Competitive biosorption of Pb(II), Cr(III), and Cd (II) from synthetic wastewater onto heterogeneous anaerobic biomass in single, binary, and ternary batch systems

Abstract

Biosorption of lead, chromium, and cadmium ions from aqueous solution by dead anaerobic biomass (DAB) was studied in single, binary, and ternary systems with initial concentration of 50mg/l. The metal-DAB affinity was the same for all systems. The main biosorption mechanisms were complexation and physical adsorption of metallic cations onto natural active functional groups on the cell wall matrix of the DAB. It was found that biosorption of the metallic cations onto DAB cell wall component was a surface process. The main functional groups involved in the metallic cation biosorption were apparently carboxyl, amino, hydroxyle, sulfhydryl, and sulfonate. These groups were part of the DAB cell wall structural polymers. Hydroxyle groups (‐OH) were responsible for 37, 52, and 31% of the removal of Pb(II), Cr(III), and Cd(II) by DAB through complexation mechanisms; whereas carboxylic groups (C=O) were responsible for 21, 14, and for 34%of the removal of Pb(II), Cr(III), and Cd(II), respectively.

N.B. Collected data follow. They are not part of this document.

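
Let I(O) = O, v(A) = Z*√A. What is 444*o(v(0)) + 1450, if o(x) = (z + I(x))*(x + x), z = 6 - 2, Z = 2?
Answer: 1450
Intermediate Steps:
z = 4
v(A) = 2*√A
o(x) = 2*x*(4 + x) (o(x) = (4 + x)*(x + x) = (4 + x)*(2*x) = 2*x*(4 + x))
444*o(v(0)) + 1450 = 444*(2*(2*√0)*(4 + 2*√0)) + 1450 = 444*(2*(2*0)*(4 + 2*0)) + 1450 = 444*(2*0*(4 + 0)) + 1450 = 444*(2*0*4) + 1450 = 444*0 + 1450 = 0 + 1450 = 1450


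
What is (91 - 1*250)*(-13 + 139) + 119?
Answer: -19915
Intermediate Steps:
(91 - 1*250)*(-13 + 139) + 119 = (91 - 250)*126 + 119 = -159*126 + 119 = -20034 + 119 = -19915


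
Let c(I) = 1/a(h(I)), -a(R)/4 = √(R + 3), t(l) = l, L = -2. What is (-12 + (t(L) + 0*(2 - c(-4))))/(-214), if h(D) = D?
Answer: 7/107 ≈ 0.065421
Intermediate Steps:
a(R) = -4*√(3 + R) (a(R) = -4*√(R + 3) = -4*√(3 + R))
c(I) = -1/(4*√(3 + I)) (c(I) = 1/(-4*√(3 + I)) = -1/(4*√(3 + I)))
(-12 + (t(L) + 0*(2 - c(-4))))/(-214) = (-12 + (-2 + 0*(2 - (-1)/(4*√(3 - 4)))))/(-214) = (-12 + (-2 + 0*(2 - (-1)/(4*√(-1)))))*(-1/214) = (-12 + (-2 + 0*(2 - (-1)*(-I)/4)))*(-1/214) = (-12 + (-2 + 0*(2 - I/4)))*(-1/214) = (-12 + (-2 + 0))*(-1/214) = (-12 - 2)*(-1/214) = -14*(-1/214) = 7/107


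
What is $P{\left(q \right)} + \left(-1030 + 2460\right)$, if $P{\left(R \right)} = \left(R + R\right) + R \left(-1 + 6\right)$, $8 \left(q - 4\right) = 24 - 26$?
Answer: $\frac{5825}{4} \approx 1456.3$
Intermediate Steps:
$q = \frac{15}{4}$ ($q = 4 + \frac{24 - 26}{8} = 4 + \frac{1}{8} \left(-2\right) = 4 - \frac{1}{4} = \frac{15}{4} \approx 3.75$)
$P{\left(R \right)} = 7 R$ ($P{\left(R \right)} = 2 R + R 5 = 2 R + 5 R = 7 R$)
$P{\left(q \right)} + \left(-1030 + 2460\right) = 7 \cdot \frac{15}{4} + \left(-1030 + 2460\right) = \frac{105}{4} + 1430 = \frac{5825}{4}$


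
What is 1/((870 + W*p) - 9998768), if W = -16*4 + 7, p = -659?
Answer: -1/9960335 ≈ -1.0040e-7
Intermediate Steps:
W = -57 (W = -64 + 7 = -57)
1/((870 + W*p) - 9998768) = 1/((870 - 57*(-659)) - 9998768) = 1/((870 + 37563) - 9998768) = 1/(38433 - 9998768) = 1/(-9960335) = -1/9960335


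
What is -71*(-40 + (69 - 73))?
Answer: 3124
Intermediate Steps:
-71*(-40 + (69 - 73)) = -71*(-40 - 4) = -71*(-44) = 3124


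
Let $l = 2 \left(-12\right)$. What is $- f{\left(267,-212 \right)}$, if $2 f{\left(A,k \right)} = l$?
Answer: $12$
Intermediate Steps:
$l = -24$
$f{\left(A,k \right)} = -12$ ($f{\left(A,k \right)} = \frac{1}{2} \left(-24\right) = -12$)
$- f{\left(267,-212 \right)} = \left(-1\right) \left(-12\right) = 12$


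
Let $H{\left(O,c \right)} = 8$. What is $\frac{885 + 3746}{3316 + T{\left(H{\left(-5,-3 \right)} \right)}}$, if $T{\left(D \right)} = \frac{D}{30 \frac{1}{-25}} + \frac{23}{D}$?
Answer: $\frac{111144}{79493} \approx 1.3982$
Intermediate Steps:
$T{\left(D \right)} = \frac{23}{D} - \frac{5 D}{6}$ ($T{\left(D \right)} = \frac{D}{30 \left(- \frac{1}{25}\right)} + \frac{23}{D} = \frac{D}{- \frac{6}{5}} + \frac{23}{D} = D \left(- \frac{5}{6}\right) + \frac{23}{D} = - \frac{5 D}{6} + \frac{23}{D} = \frac{23}{D} - \frac{5 D}{6}$)
$\frac{885 + 3746}{3316 + T{\left(H{\left(-5,-3 \right)} \right)}} = \frac{885 + 3746}{3316 + \left(\frac{23}{8} - \frac{20}{3}\right)} = \frac{4631}{3316 + \left(23 \cdot \frac{1}{8} - \frac{20}{3}\right)} = \frac{4631}{3316 + \left(\frac{23}{8} - \frac{20}{3}\right)} = \frac{4631}{3316 - \frac{91}{24}} = \frac{4631}{\frac{79493}{24}} = 4631 \cdot \frac{24}{79493} = \frac{111144}{79493}$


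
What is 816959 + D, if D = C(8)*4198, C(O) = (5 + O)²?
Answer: 1526421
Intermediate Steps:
D = 709462 (D = (5 + 8)²*4198 = 13²*4198 = 169*4198 = 709462)
816959 + D = 816959 + 709462 = 1526421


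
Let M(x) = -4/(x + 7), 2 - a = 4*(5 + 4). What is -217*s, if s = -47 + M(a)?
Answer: 274505/27 ≈ 10167.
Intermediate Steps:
a = -34 (a = 2 - 4*(5 + 4) = 2 - 4*9 = 2 - 1*36 = 2 - 36 = -34)
M(x) = -4/(7 + x)
s = -1265/27 (s = -47 - 4/(7 - 34) = -47 - 4/(-27) = -47 - 4*(-1/27) = -47 + 4/27 = -1265/27 ≈ -46.852)
-217*s = -217*(-1265/27) = 274505/27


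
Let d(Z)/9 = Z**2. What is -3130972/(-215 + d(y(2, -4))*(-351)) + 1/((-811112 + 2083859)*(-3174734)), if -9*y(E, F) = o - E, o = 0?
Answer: 1807301332999736755/214153558237794 ≈ 8439.3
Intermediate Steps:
y(E, F) = E/9 (y(E, F) = -(0 - E)/9 = -(-1)*E/9 = E/9)
d(Z) = 9*Z**2
-3130972/(-215 + d(y(2, -4))*(-351)) + 1/((-811112 + 2083859)*(-3174734)) = -3130972/(-215 + (9*((1/9)*2)**2)*(-351)) + 1/((-811112 + 2083859)*(-3174734)) = -3130972/(-215 + (9*(2/9)**2)*(-351)) - 1/3174734/1272747 = -3130972/(-215 + (9*(4/81))*(-351)) + (1/1272747)*(-1/3174734) = -3130972/(-215 + (4/9)*(-351)) - 1/4040633174298 = -3130972/(-215 - 156) - 1/4040633174298 = -3130972/(-371) - 1/4040633174298 = -3130972*(-1/371) - 1/4040633174298 = 3130972/371 - 1/4040633174298 = 1807301332999736755/214153558237794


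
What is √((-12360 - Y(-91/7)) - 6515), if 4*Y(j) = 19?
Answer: 3*I*√8391/2 ≈ 137.4*I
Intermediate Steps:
Y(j) = 19/4 (Y(j) = (¼)*19 = 19/4)
√((-12360 - Y(-91/7)) - 6515) = √((-12360 - 1*19/4) - 6515) = √((-12360 - 19/4) - 6515) = √(-49459/4 - 6515) = √(-75519/4) = 3*I*√8391/2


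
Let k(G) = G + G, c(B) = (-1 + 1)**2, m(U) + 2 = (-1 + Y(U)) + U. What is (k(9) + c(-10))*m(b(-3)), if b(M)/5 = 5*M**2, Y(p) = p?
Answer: 8046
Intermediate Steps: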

Biosorption data were fitted to four isotherm models. Langmuir model was best fitted to the experimental data than Freundlich, Sips, and Redlich‐Peterson models for single system. While for binary and ternary metal systems, extended Langmuir model were fitted experimental data better than interaction factor, a combination of Langmuir‐Freundlich and Redlich‐Peterson models. The maximum uptake capacities were 54.92, 34.78, and 29.99mg/g for Pb(II), Cr(III), and Cd(II), respectively. Optimum pH was found to be 4.